I suffer from social anxiety disorder. If I am around too many people I have severe panic attacks and feel like I’m going to die if I don’t get away from them. This is not a normal life whatsoever and I’m sick of it. I have tried different medications and none of them have helped me yet. This is inherited from my father’s side of the family. His brother suffers from Agoraphobia and if I don’t get the help I need soon I will be soon heading down that very same road. He hasn’t left his house in over twenty years and I don not want to be like that. Three of my dad’s sisters also suffer from social anxiety disorder and one of them has been able to find the right medication they need to live a somewhat normal life. This is no way to live and I feel I am missing out on life in general.
I can’t go to family get togethers or birthday parties. I am practically stuck in my house all day long unless I have a doctor’s appointment. I do get out to go to the grocery store but once I’m in there and there are a lot of people the panic attacks come on so fast that I have to hurry up and get what I need and get out. The last time I went to Wal-Mart I had a panic attack so bad that I had to lean on the cart because I felt like I was going to pass out. When these attacks happen I don’t feel like myself and I don’t feel like I’m even there at the moment. I can’t concentrate and it frustrates me so much. It is not fair that so many of us have to go through this and because our insurance doesn’t cover what we need we can’t get on the right medication. All I want is to find the right medication and be able to live a normal life. It would be so nice to be able to get out and do things without being afraid or having panic attacks for once. Sometimes I don’t think it will ever happen though and it really makes me sad.

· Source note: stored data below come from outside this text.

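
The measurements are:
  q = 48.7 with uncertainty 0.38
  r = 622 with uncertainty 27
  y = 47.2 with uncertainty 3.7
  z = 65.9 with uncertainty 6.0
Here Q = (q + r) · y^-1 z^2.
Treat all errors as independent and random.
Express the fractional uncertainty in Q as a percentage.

20.2%

Let u = q + r = 671. δu = √(δq² + δr²) = √(0.144 + 729) = 27.0, so δu/u = 0.0403.
Q is then a monomial in u, y, z:
δQ/Q = √((δu/u)² + (-1·δy/y)² + (2·δz/z)²) = √(0.00162 + 0.00614 + 0.0332) = 0.202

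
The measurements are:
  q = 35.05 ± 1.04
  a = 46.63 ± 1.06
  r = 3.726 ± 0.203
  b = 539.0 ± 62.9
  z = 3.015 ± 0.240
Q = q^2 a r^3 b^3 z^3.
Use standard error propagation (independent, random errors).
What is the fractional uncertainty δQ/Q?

0.459

Products/powers → add relative errors in quadrature, weighted by exponent:
  (2·δq/q)² = (2×0.0297)² = 0.00352;  (1·δa/a)² = (1×0.0227)² = 0.000517;  (3·δr/r)² = (3×0.0545)² = 0.0267;  (3·δb/b)² = (3×0.117)² = 0.123;  (3·δz/z)² = (3×0.0796)² = 0.0570
δQ/Q = √(0.210) = 0.459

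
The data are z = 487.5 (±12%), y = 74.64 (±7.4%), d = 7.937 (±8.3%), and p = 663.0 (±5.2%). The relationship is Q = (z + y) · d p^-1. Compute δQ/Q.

Let u = z + y = 562.1. δu = √(δz² + δy²) = √(3420 + 30.5) = 58.8, so δu/u = 0.105.
Q is then a monomial in u, d, p:
δQ/Q = √((δu/u)² + (1·δd/d)² + (-1·δp/p)²) = √(0.0109 + 0.00689 + 0.00270) = 0.143

0.143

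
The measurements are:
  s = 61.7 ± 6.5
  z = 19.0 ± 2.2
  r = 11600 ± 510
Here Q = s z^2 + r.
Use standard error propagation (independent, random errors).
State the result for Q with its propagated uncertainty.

Let p = s·z^2 = 22300. δp/p = √((1·δs/s)² + (2·δz/z)²) = √(0.0111 + 0.0536) = 0.254, so δp = 5670.
Q = p + r: δQ = √(δp² + δr²) = √(3.21e+07 + 2.6e+05) = 5690
Q = 33900.

33900 ± 5690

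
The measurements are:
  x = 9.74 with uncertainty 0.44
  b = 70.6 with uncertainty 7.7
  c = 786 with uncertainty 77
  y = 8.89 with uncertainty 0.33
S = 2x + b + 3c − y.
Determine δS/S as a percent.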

I often wonder what it would be like to be someone else and be able to go to parties or the movies or anywhere for that matter without going through these attacks. Sometimes I feel like people often look down at me for being this way but it is not my fault. I was born with this chemical imbalance and even as a kid I didn’t go to sleep overs like normal girls did. I’m not trying to get sympathy and I’m not whining about my problem I just think it helps a little to get it wrote down and let people know what I live like. I used to be embarrassed and tell people I worked as a private daycare provider because I didn’t want anyone to think of me as a freak with no life. But anymore I realize that it is not my fault and if people can’t like me for who I am then that’s on them. I have truly felt like an outcast all of my life anyway and if anyone wants to think of me as that then they aren’t the kind of person I want to deal with anyway.
So hopefully one day I will get to live a normal life. Until then I will continue to try every medication or anything else I can to get better and just hope that something helps me someday soon.